Il y eût Les Dix Commandements, magnifique spectacle à la portée universelle incontestable puisque dépassant le simple fait religieux, il y eût le bohème Adam et Eve auquel j’avais trouvé de vraies qualités artistiques et qui, selon moi, n’a pas eu le succès mérité (ce qui lui a valu d’ailleurs de ne pas pouvoir partir à la rencontre du public de province), et il y a ce Jésus, de Nazareth à Jérusalem…
On ne pourra pas accuser Pascal Obispo de se disperser dans les thèmes qu’il choisit de mettre en spectacle. Ni de se renier en termes de qualité de composition et d’écriture (qu’il soit seul ou accompagné dans ce travail), si tant est qu’on aime à la base ce qu’il fait.
S’il avait su s’entourer, avec Kamel Ouali et Tokyo, de chorégraphes/metteurs en scène originaux et pleins d’idées nouvelles, il signe ici avec Christophe Barratier un spectacle fort peu novateur et au final fort peu plaisant pour qui aime les vrais grands spectacles musicaux.

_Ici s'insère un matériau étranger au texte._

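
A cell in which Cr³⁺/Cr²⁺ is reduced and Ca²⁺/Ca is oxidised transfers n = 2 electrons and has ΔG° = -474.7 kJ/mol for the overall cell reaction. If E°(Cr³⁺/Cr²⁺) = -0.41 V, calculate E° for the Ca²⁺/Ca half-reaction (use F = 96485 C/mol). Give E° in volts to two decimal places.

E°cell = −ΔG°/(nF) = −(-474.7×10³)/((2)(96485)) = +2.460 V.
Since Cr³⁺/Cr²⁺ is the cathode and Ca²⁺/Ca the anode, E°cell = E°(Cr³⁺/Cr²⁺) − E°(Ca²⁺/Ca).
So E°(Ca²⁺/Ca) = E°(Cr³⁺/Cr²⁺) − E°cell = (-0.41) − (+2.460) = -2.87 V.

-2.87 V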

Bien sûr, il y a ce parti pris de départ de coller au plus près possible du texte et du fait religieux, ce qui laisse peu de marge de manœuvre. Mais cela ne permet-il pas, malgré tout, de penser le spectacle pour la scène et le sublimer ? Car le thème retenu ne peut se suffire à lui-même. Et ça, je pense que cela a été totalement oublié.
Alors on appelle cela une fresque musicale… Il faut s’arrêter sur ces deux mots. Pour la partie musicale, on peut dire qu’elle est en grande partie réussie, même si certaines rimes sont parfois faciles voire même désuètes. Les musiques se ressemblent souvent, certes, mais on dira que c’est la patte du compositeur. Et que cela soit dit une fois pour toute, toutes les voix chantées sont parfaites dans ce spectacle. Ce n’est pas de là que vient le problème.

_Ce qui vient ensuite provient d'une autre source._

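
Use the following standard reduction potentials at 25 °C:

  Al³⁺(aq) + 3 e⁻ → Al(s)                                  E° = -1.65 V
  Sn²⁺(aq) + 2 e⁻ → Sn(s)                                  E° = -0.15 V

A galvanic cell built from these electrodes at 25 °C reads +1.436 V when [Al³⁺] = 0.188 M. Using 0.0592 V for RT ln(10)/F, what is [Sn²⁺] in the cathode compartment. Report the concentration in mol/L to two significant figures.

Sn²⁺/Sn is the cathode, Al³⁺/Al the anode: E°cell = +1.50 V, n = 6.
Overall reaction: 3 Sn²⁺(aq) + 2 Al(s) → 3 Sn(s) + 2 Al³⁺(aq); Q = [Al³⁺]^2/[Sn²⁺]^3.
From E = E° − (0.0592/n) log Q: log Q = (E° − E)·n/0.0592 = (+1.50 − (+1.436))·6/0.0592 = 6.4865.
So 3·log[Sn²⁺] = 2·log(0.188) − log Q = -1.4517 − (6.4865) = -7.9382; log[Sn²⁺] = -7.9382 / 3 = -2.6461; [Sn²⁺] = 10^(-2.6461) ≈ 0.0023 M.

0.0023 M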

C’est peut être le terme de fresque qui, lui, pose problème. Que peut-on y mettre derrière ? Dixit Wikipédia, une fresque est déjà « une manière de peindre avec des couleurs détrempées dans l’eau sur une muraille, une surface de maçonnerie spécialement préparée à cet effet ». Alors oui, on retrouve bien l’idée du mur dans le choix du décor composé principalement de grands pans qui se déplacent au gré des différents tableaux, mais il faut la sublimer cette surface ! Et ce n’est que très rarement le cas. Il y a bien quelques projections, le mur d’image derrière, quelques jeux de lumières intéressants mais assez rares au final, avec à la place, énormément de pleins feux qui n’habillent justement pas ce vaste mur ni cette vaste scène. Car oui, elle est bien vaste, immense même, et les artistes ont bien du mal à l’occuper pendant les deux heures du spectacle. Trop souvent, elle est pleine de vide. Bien sûr, cela peut être un procédé dramatique très intéressant quand on l’utilise à dessein pour rendre toute l’intensité d’une chanson dans un spectacle en y plaçant un seul interprète, mais il faut savoir le doser et ne pas le surexploiter, sans quoi on tue la magie et l’intensité d’un tel moment. Et il y en a tellement des moments comme ça dans ce spectacle… Quelques scènes dansées mais assez peu au final. Aucune vraie invention scénique, en dehors du beau tableau des statues à Rome (je n’en dis pas plus pour ne pas spoiler le seul moment original). Et tout cela, sans parler des enchainements entre les tableaux qui se font, le plus souvent, avec un grand noir-scène.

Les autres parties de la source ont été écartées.